Un syndicat de policiers drômois dénonce dans un tract la « course aux chiffres » sur les étrangers

ACTUALITÉS : Police Partout

Le syndicat de police Unité SGP-FO a distribué vendredi un tract à Valence, dans la Drôme, dans lequel il pointe les « dérives de la course aux chiffres » pour arrêter des étrangers. Le mot « rafles » est même employé.
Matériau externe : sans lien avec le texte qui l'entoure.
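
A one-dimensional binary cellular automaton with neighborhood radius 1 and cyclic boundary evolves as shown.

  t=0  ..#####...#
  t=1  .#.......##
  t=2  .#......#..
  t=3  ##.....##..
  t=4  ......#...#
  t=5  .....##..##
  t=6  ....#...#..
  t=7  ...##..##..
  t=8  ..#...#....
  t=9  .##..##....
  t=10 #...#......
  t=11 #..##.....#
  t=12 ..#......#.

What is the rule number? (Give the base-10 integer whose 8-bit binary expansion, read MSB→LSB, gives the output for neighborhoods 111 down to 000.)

  ###|.  b7=0 t=0,i=3
  ##.|.  b6=0 t=0,i=6
  #.#|.  b5=0 t=1,i=0
  #..|.  b4=0 t=0,i=0
  .##|.  b3=0 t=0,i=2
  .#.|#  b2=1 t=0,i=10
  ..#|#  b1=1 t=0,i=1
  ...|.  b0=0 t=0,i=8
  bits 00000110 = 6

6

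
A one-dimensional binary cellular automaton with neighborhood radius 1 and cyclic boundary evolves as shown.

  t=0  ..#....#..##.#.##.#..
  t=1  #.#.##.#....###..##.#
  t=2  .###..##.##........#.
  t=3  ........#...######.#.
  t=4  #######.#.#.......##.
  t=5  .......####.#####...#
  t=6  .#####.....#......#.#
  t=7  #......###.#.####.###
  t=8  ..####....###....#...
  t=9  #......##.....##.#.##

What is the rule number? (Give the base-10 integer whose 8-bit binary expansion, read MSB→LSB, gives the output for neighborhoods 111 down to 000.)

  nb ###: next=.  (t=1,i=13, bit7=0)
  nb ##.: next=.  (t=0,i=11, bit6=0)
  nb #.#: next=#  (t=0,i=12, bit5=1)
  nb #..: next=.  (t=0,i=3, bit4=0)
  nb .##: next=.  (t=0,i=10, bit3=0)
  nb .#.: next=#  (t=0,i=2, bit2=1)
  nb ..#: next=.  (t=0,i=1, bit1=0)
  nb ...: next=#  (t=0,i=0, bit0=1)
  bits 00100101 = 37

37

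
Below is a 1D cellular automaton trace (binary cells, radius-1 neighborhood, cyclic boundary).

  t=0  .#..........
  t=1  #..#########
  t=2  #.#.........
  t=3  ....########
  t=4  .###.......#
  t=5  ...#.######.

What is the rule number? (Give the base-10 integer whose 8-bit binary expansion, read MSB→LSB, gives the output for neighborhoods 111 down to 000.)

  ### -> .   bit 7 = 0  t=1,i=4
  ##. -> #   bit 6 = 1  t=1,i=0
  #.# -> .   bit 5 = 0  t=2,i=1
  #.. -> .   bit 4 = 0  t=0,i=2
  .## -> .   bit 3 = 0  t=1,i=3
  .#. -> .   bit 2 = 0  t=0,i=1
  ..# -> #   bit 1 = 1  t=0,i=0
  ... -> #   bit 0 = 1  t=0,i=3
  bits 01000011 = 67

67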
Le ministre de l’Intérieur Manuel Valls, en visite dans le département voisin de l’Ardèche, dément l’existence d’une « politique du chiffre ».

Le tract de la colère est intitulé « Un vent printanier souffle sur Valence ». Distribué notamment au commissariat de la ville, et signé du syndicat Unité police SGP-FO, il s’attaque avec force aux « dérives de la course aux chiffres ». Objets de ces « dérives », les « étrangers reconductibles ».

Les policiers s’insurgent notamment contre l’encouragement qui leur serait fait de « ramener un quota d’étrangers reconductibles, si possible parlant français pour éviter de longues procédures et ainsi rentabiliser l’opération ». La conséquence, précise le tract, est « un sentiment général d’écoeurement ».

Face à cette charge, la préfecture de la Drôme a répliqué, par écrit elle aussi. Dans un communiqué, le préfet de la Drôme Pierre-André Durand dénonce « un tract au contenu et à la formulation inadmissible ». Le préfet « dément toute existence d’objectifs chiffrés écrits ou oraux concernant la lutte contre l’immigration clandestine ».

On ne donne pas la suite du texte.